For AI agents: a documentation index is available at the root level at /llms.txt and /llms-full.txt. Append /llms.txt to any URL for a page-level index, or .md for the markdown version of any page.
To achieve the best results when cloning your voice, it’s essential to provide high-quality reference audio. Below are some best practices, dos and don’ts, and examples to guide you.
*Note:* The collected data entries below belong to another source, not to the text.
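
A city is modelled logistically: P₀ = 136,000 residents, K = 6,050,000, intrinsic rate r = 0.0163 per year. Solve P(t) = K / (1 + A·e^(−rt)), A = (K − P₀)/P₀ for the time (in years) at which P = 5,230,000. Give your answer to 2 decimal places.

A = (6050000 − 136000)/136000 = 43.48529
5230000 = 6050000/(1 + 43.48529·e^(−0.0163t)) → 1 + 43.48529·e^(−0.0163t) = 1.15679
e^(−0.0163t) = 0.003606 → t = ln(277.35133)/0.0163 = 5.62529/0.0163

t ≈ 345.11 years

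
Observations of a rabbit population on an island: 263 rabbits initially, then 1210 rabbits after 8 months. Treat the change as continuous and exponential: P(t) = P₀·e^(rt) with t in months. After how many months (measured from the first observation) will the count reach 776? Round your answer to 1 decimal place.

t ≈ 5.7 months

r = ln(1210/263) / 8 ≈ 0.190778 per month
t = ln(776/263) / r = 1.082 / 0.190778 ≈ 5.672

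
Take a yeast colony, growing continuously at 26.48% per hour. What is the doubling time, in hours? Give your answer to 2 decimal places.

doubling time ≈ 2.62 hours

doubling time = ln(2) / |r| = 0.69315 / 0.2648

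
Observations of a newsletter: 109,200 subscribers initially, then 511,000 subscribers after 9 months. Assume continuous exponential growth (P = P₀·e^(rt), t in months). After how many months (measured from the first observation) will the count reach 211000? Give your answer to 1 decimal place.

t ≈ 3.8 months

r = ln(511000/109200) / 9 ≈ 0.171465 per month
t = ln(211000/109200) / r = 0.65868 / 0.171465 ≈ 3.841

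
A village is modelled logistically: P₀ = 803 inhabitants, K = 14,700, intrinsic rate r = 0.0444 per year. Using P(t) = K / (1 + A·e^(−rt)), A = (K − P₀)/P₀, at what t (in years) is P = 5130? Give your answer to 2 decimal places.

A = (14700 − 803)/803 = 17.30635
5130 = 14700/(1 + 17.30635·e^(−0.0444t)) → 1 + 17.30635·e^(−0.0444t) = 2.8655
e^(−0.0444t) = 0.107793 → t = ln(9.27707)/0.0444 = 2.22755/0.0444

t ≈ 50.17 years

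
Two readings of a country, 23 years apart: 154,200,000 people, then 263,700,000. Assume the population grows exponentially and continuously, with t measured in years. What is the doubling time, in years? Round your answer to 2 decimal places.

r = ln(263700000/154200000) / 23 = ln(1.71012) / 23 ≈ 0.023329 per year
doubling time = ln 2 / |r| = 0.69315 / 0.023329

doubling time ≈ 29.71 years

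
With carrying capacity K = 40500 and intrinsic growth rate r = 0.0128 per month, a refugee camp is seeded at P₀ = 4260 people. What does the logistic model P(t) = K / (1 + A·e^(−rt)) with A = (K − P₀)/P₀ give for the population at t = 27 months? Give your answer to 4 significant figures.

A = (40500 − 4260)/4260 = 8.50704
P(27) = 40500 / (1 + 8.50704·e^(−0.0128·27)) = 40500 / (1 + 8.50704·0.707796)
= 40500 / 7.02125 ≈ 5768.21

≈ 5,768 people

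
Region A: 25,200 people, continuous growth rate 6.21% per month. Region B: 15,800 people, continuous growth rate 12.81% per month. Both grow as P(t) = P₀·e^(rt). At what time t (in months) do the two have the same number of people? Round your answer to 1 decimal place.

25200·e^(0.0621t) = 15800·e^(0.1281t)
25200/15800 = e^((0.1281 − 0.0621)t) → ln(1.59494) = 0.066·t
t = 0.46683 / 0.066

t ≈ 7.1 months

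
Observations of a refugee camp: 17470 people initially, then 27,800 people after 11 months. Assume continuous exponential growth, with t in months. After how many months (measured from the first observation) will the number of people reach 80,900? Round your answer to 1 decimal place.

r = ln(27800/17470) / 11 ≈ 0.042232 per month
t = ln(80900/17470) / r = 1.53273 / 0.042232 ≈ 36.293

t ≈ 36.3 months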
Ready to Clone Your Voice? Try it out on our platform platform
🎙️ How to Record Reference Audio
Environment
Record in a quiet room with minimal background noise.
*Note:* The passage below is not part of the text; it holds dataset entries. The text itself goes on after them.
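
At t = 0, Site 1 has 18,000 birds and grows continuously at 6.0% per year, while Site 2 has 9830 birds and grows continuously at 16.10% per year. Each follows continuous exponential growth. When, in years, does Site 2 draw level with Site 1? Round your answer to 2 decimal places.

18000·e^(0.06t) = 9830·e^(0.161t)
18000/9830 = e^((0.161 − 0.06)t) → ln(1.83113) = 0.101·t
t = 0.60493 / 0.101

t ≈ 5.99 years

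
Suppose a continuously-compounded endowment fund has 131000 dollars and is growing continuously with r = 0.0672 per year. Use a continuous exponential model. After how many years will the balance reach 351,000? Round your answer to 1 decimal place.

351000 = 131000 · e^(0.0672·t)
t = ln(351000/131000) / 0.0672 = ln(2.67939) / 0.0672 = 0.98559 / 0.0672

t ≈ 14.7 years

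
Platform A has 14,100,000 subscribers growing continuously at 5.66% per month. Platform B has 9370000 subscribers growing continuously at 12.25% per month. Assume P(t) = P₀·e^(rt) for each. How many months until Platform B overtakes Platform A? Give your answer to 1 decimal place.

14100000·e^(0.0566t) = 9370000·e^(0.1225t)
14100000/9370000 = e^((0.1225 − 0.0566)t) → ln(1.5048) = 0.0659·t
t = 0.40866 / 0.0659

t ≈ 6.2 months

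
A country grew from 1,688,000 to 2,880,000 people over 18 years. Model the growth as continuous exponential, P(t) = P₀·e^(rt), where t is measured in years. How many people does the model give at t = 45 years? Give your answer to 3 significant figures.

r = ln(2880000/1688000) / 18 ≈ 0.02968 per year
P(45) = 1688000 · e^(0.02968·45) = 1688000 · 3.80233 ≈ 6418337.59

≈ 6,420,000 people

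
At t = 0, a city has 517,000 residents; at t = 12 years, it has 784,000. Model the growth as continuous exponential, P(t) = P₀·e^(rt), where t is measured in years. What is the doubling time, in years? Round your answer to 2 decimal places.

doubling time ≈ 19.98 years

r = ln(784000/517000) / 12 = ln(1.51644) / 12 ≈ 0.034697 per year
doubling time = ln 2 / |r| = 0.69315 / 0.034697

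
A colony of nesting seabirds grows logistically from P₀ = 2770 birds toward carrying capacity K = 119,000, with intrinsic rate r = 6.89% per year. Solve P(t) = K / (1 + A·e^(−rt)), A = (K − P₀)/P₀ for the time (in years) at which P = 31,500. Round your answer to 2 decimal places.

t ≈ 39.41 years

A = (119000 − 2770)/2770 = 41.96029
31500 = 119000/(1 + 41.96029·e^(−0.0689t)) → 1 + 41.96029·e^(−0.0689t) = 3.77778
e^(−0.0689t) = 0.0662 → t = ln(15.1057)/0.0689 = 2.71507/0.0689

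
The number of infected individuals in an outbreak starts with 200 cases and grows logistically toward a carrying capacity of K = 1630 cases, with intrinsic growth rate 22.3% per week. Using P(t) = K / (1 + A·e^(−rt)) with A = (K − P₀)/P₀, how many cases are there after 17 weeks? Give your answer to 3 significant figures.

≈ 1,400 cases

A = (1630 − 200)/200 = 7.15
P(17) = 1630 / (1 + 7.15·e^(−0.223·17)) = 1630 / (1 + 7.15·0.022573)
= 1630 / 1.1614 ≈ 1403.48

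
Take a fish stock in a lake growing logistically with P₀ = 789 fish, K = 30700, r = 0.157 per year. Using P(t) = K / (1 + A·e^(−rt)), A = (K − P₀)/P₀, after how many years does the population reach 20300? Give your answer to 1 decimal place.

A = (30700 − 789)/789 = 37.91001
20300 = 30700/(1 + 37.91001·e^(−0.157t)) → 1 + 37.91001·e^(−0.157t) = 1.51232
e^(−0.157t) = 0.013514 → t = ln(73.99743)/0.157 = 4.30403/0.157

t ≈ 27.4 years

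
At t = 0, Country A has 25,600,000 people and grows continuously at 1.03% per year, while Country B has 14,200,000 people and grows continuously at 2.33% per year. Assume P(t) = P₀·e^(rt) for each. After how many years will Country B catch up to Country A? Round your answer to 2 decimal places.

25600000·e^(0.0103t) = 14200000·e^(0.0233t)
25600000/14200000 = e^((0.0233 − 0.0103)t) → ln(1.80282) = 0.013·t
t = 0.58935 / 0.013

t ≈ 45.33 years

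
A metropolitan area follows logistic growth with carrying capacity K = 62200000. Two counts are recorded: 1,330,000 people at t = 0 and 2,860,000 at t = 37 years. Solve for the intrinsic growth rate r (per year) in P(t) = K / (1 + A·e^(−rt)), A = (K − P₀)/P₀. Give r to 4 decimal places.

A = (62200000 − 1330000)/1330000 = 45.76692
2860000 = 62200000/(1 + 45.76692·e^(−r·37)) → e^(−37r) = (21.74825 − 1)/45.76692 = 0.453346
r = −ln(0.453346)/37 = 0.7911/37

r ≈ 0.0214 per year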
Use a good quality microphone. While dedicated mics are ideal, MacBook and Mobile microphones work well for this purpose.
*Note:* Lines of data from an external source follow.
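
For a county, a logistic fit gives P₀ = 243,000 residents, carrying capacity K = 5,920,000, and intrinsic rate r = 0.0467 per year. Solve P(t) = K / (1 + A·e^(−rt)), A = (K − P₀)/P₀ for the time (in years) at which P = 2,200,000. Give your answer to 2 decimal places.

A = (5920000 − 243000)/243000 = 23.36214
2200000 = 5920000/(1 + 23.36214·e^(−0.0467t)) → 1 + 23.36214·e^(−0.0467t) = 2.69091
e^(−0.0467t) = 0.072378 → t = ln(13.81632)/0.0467 = 2.62585/0.0467

t ≈ 56.23 years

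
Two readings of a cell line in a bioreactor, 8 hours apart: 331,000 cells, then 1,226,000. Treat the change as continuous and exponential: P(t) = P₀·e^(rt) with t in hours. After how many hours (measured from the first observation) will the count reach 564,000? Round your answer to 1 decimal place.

t ≈ 3.3 hours

r = ln(1226000/331000) / 8 ≈ 0.163674 per hour
t = ln(564000/331000) / r = 0.53294 / 0.163674 ≈ 3.256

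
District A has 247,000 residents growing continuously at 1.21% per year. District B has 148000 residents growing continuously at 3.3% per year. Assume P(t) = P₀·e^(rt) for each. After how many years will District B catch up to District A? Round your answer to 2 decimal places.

247000·e^(0.0121t) = 148000·e^(0.033t)
247000/148000 = e^((0.033 − 0.0121)t) → ln(1.66892) = 0.0209·t
t = 0.51218 / 0.0209

t ≈ 24.51 years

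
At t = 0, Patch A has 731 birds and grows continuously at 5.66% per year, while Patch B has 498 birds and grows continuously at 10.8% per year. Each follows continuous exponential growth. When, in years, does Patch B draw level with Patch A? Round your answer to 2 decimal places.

731·e^(0.0566t) = 498·e^(0.108t)
731/498 = e^((0.108 − 0.0566)t) → ln(1.46787) = 0.0514·t
t = 0.38381 / 0.0514

t ≈ 7.47 years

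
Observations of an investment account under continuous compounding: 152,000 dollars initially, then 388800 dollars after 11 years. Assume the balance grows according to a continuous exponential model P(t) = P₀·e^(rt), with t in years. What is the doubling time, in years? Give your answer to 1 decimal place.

doubling time ≈ 8.1 years

r = ln(388800/152000) / 11 = ln(2.55789) / 11 ≈ 0.08538 per year
doubling time = ln 2 / |r| = 0.69315 / 0.08538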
Mobile and Laptop recordings can work well too, as long as the device is placed at an adequate distance—not too far or too close—to ensure clear, natural sound without distortion.
Make sure the recording environment doesn’t introduce echo or distortion (e.g., avoid large empty rooms or outdoor spaces).
After uploading the audio, listen to it to ensure it is clear and free of interruptions, background noise, or distortion.
Speaking Style
Speak naturally and avoid excessive emotion unless a specific tone is required.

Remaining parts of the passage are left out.